C’est entendu : les gouvernants ne gouvernent plus, ils offrent un spectacle entre cinéma et cirque. Aujourd’hui, on dirait plutôt « cirque », si ce n’était pas vexant pour les artistes qui s’y produisent. Un gouvernant perçoit un problème, une difficulté pour le corps social dont il est responsable. Il en étudie les causes en faisant appel à des experts. Après s’être entouré de conseils, il prend des mesures afin de les résoudre. Les modalités de mise en oeuvre dépendront ensuite du fonctionnement propre des institutions du pays, du décret autoritaire jusqu’à la proposition d’une consultation populaire. Les gens qui s’agitent inutilement sur la scène politique française font toute autre chose. Ils sont mis en difficulté sur un sujet par l’opposition ou plus souvent par la presse et de plus en plus par des mouvements organisés ou non de la société civile. Ils réagissent dans le court terme de la communication, dans la journée pour la presse écrite, dans l’heure pour les médias audiovisuels, notamment les chaînes d’information, et dans la minute pour internet. Ils n’étudient rien, ne trouvent aucune solution à long terme. Ils communiquent. Les gouvernants ne sont plus que des sémaphores qui envoient des signaux, parfois des SOS, dans la panique et l’improvisation. Le détenteur apparent du pouvoir se réduit à n’être qu’un émetteur de symboles. On attend du pouvoir une action efficace. On n’a qu’un geste, parfois maladroit, une parole, de plus en plus souvent mensongère. Au lieu d’apporter un remède réel à la population concernée, le politicien ne pense qu’à mettre du baume au coeur de celui qui l’a interpellé. Au lieu de réformes nécessaires, on n’a plus que des messages ciblés.
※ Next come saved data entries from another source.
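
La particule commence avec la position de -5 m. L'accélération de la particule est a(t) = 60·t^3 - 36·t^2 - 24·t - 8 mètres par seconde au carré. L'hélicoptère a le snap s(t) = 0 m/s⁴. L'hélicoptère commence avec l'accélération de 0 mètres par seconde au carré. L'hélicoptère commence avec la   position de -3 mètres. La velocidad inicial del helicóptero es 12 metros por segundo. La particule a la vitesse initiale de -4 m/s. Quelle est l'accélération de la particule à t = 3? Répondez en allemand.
Wir haben die Beschleunigung a(t) = 60·t^3 - 36·t^2 - 24·t - 8. Durch Einsetzen von t = 3: a(3) = 1216.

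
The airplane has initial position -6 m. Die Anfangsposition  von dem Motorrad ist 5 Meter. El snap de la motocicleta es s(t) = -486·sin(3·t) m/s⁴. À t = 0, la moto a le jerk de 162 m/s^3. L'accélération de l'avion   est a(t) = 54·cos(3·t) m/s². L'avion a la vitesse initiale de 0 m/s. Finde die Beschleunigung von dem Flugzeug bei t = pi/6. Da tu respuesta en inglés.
From the given acceleration equation a(t) = 54·cos(3·t), we substitute t = pi/6 to get a = 0.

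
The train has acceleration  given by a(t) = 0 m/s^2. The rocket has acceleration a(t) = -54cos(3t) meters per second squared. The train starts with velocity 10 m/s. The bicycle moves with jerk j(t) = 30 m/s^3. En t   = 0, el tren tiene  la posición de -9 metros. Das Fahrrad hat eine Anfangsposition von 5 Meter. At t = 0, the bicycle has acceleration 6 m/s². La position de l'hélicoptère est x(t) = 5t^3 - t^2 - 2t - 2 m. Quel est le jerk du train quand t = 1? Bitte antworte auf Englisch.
To solve this, we need to take 1 derivative of our acceleration equation a(t) = 0. Differentiating acceleration, we get jerk: j(t) = 0. From the given jerk equation j(t) = 0, we substitute t = 1 to get j = 0.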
Trois exemples parmi beaucoup d’autres nous ont été offerts récemment. La championne de cette nouvelle forme de politique est Madame Taubira. Engluée dans une affaire que l’opposition a habilement transformée en grave dysfonctionnement judiciaire, elle a improvisé une mise en scène maladroite à la sortie du Conseil des ministres, en brandissant un document qui démentait ce qu’elle clamait. Mais, pour effacer le mensonge découvert et infamant, l’image que le public retiendra est celle d’une ministre casquée et habillée de rose, entrant à l’Élysée sur un vélo, entourée de deux gardes du corps cyclistes, précédée de sa voiture, et semble-t-il accompagnée d’une voiture et d’une moto également chargées de sa protection. On ne lui reprochera pas. Le quartier n’est pas sûr. On ne cesse de cambrioler les bijoutiers autour du ministère de la Justice. Mais ce grotesque équipage arrivant à l’Élysée dans le but de rassurer l’opinion sur la sérénité de la ministre prend manifestement les Français pour des imbéciles.
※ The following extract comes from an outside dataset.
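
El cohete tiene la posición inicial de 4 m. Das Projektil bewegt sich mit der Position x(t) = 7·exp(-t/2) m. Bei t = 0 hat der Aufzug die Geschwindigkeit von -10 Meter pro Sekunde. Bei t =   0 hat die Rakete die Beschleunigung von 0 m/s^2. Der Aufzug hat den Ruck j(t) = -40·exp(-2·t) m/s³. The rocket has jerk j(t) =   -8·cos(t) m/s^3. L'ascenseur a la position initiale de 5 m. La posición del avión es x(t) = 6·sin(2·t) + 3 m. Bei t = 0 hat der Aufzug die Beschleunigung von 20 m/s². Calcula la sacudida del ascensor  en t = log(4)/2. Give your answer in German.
Mit j(t) = -40·exp(-2·t) und Einsetzen von t = log(4)/2, finden wir j = -10.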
Les Français n’ont pas tous la possibilité d’aller au travail à vélo, tandis que leur chauffeur les accompagne en voiture. Pourtant, un automobiliste francilien sur deux devra se priver de sa voiture lundi pour faire preuve de civisme face au pic de pollution. Cette mesure prend à nouveau les Français pour des idiots. A vrai dire, elle ne s’adresse pas à eux, et vise encore moins la pollution. Elle cherche à satisfaire les pastèques. Elle se plie à une revendication de ces ennemis obsessionnels de la liberté. Leur discours pathologiquement anxiogène débouche systématiquement sur des restrictions et des contraintes, des taxations et des contraventions. Dénoncer le citoyen normal comme un criminel potentiel, l’automobiliste roulant au diesel par économie et pour son travail comme un coupable, porter atteinte à l’usage de sa propriété, pourtant financé quotidiennement, rien de plus jouissif ! Ces enragés ne songent qu’à inhiber et à punir ! Or le ciblage politique sur le diesel, comme sur la vitesse, ou le réchauffement climatique ne sont que de bonnes vieilles méthodes totalitaires : il faut toujours pointer du doigt l’ennemi public pour justifier la Terreur. La pollution en Île-de-France a de multiples causes. Le dioxyde de souffre, par exemple, est d’origine industrielle. Les particules fines désignées comme le mal, ciblées, elles aussi, dans un souci de communication, sont pour un tiers produites par l’industrie et pour un quart seulement par le trafic. Les incitations, la carotte plutôt que le bâton, et les progrès techniques sont plus efficaces que des dispositions coercitives et inégalitaires d’un jour ou deux d’interdiction. Pour l’oxyde d’azote, sa production a régressé dès la prise de conscience du problème, grâce à l’amélioration des véhicules, depuis 1990. Une partie non négligeable de la pollution est apportée par les vents du Nord et de l’Est, depuis l’Allemagne, notamment, qui vient d’abandonner brutalement le nucléaire dans un geste de communication politique et fait appel aux très polluantes centrales au charbon.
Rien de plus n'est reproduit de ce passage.